Choose one of David Robinson’s tidytuesday screencasts, watch the video, and summarise. https://www.youtube.com/channel/UCeiiqmVK07qhY-wvg3IZiZQ
Tidy Tuesday screecast: analyzing pizza ratings
Oct 1, 2019
Hint: What’s the source of the data; what does the row represent; how many observations?; what are the variables; and what do they mean? The data shows the ratings of different pizza places rated by critics and a guy named Dave from barstool. One graph shows the ratings of each pizza place by number of respondents and percentage of respondents per rating(ratings ranged from never again-excellent). Another graph showed how barstool’s Dave ratings compared to the ratings of critics and showed that Dave is a tougher rater. Dave would tend to rate lower by one or two points compared to critics.

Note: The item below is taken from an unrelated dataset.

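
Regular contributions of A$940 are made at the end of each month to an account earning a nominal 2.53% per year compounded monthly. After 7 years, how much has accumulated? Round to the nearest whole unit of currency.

A$86,284

Periodic rate i = 0.0253/12 = 0.00210833; n = 7 × 12 = 84 periods.
FV = PMT · [(1+i)^n − 1] / i = 940 · 91.791904 = 86,284.3898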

Lastly a graph showed the ratings by number of respondents compared to 3 cities plus a others group.
Hint: For example, importing data, understanding the data, data exploration, etc. Dave would use the correct taglines needed for each set of data he produced. He made sure the correct sections of data where used, such as barstool dave’s data analysis compared to critic’s pizza analysis. He would explore other ratings such as other barstool workers pizza ratings just to gain a idea of the data he was looking at. He also had to learn about what bartsool was and that it is a social media platform rather than actual barstools. Barstool is a sports analysis platform. Dave took each step slowly so that he fully understood his code and he also had many mistakes he had to change at the end. This helps the viewer also learn from his mistakes.
In the video Dave used box plots to create the relationship between cities and ratings percentage per respondents. We learned how to create box plots earlier in the year and I could relate it to that section in the video. He also used bar graphs as we did earlier in the year but he made it more specific having multiple bar graphs grouped next to one another which we havent gone over.
The major finding is that Flores is by far the most popular pizza place out of the 16 others because it had the most repondents and had mostly good ratings with a small few being negative. Another major finding is that Barstool Dave is more often than not tougher on ratings of pizza than the actual critics are.
I really liked how the scatterplot is used to compare the difference of ratings from Barstool Dave against critics. It was cool to see the pattern that Dave seemed to be more judgy than the critics because his ratings always seemed to be lower than the critics rating. I thought this was interesting because it almost seems that Dave is the more legit rater because he is more specific on why his rating is what it is.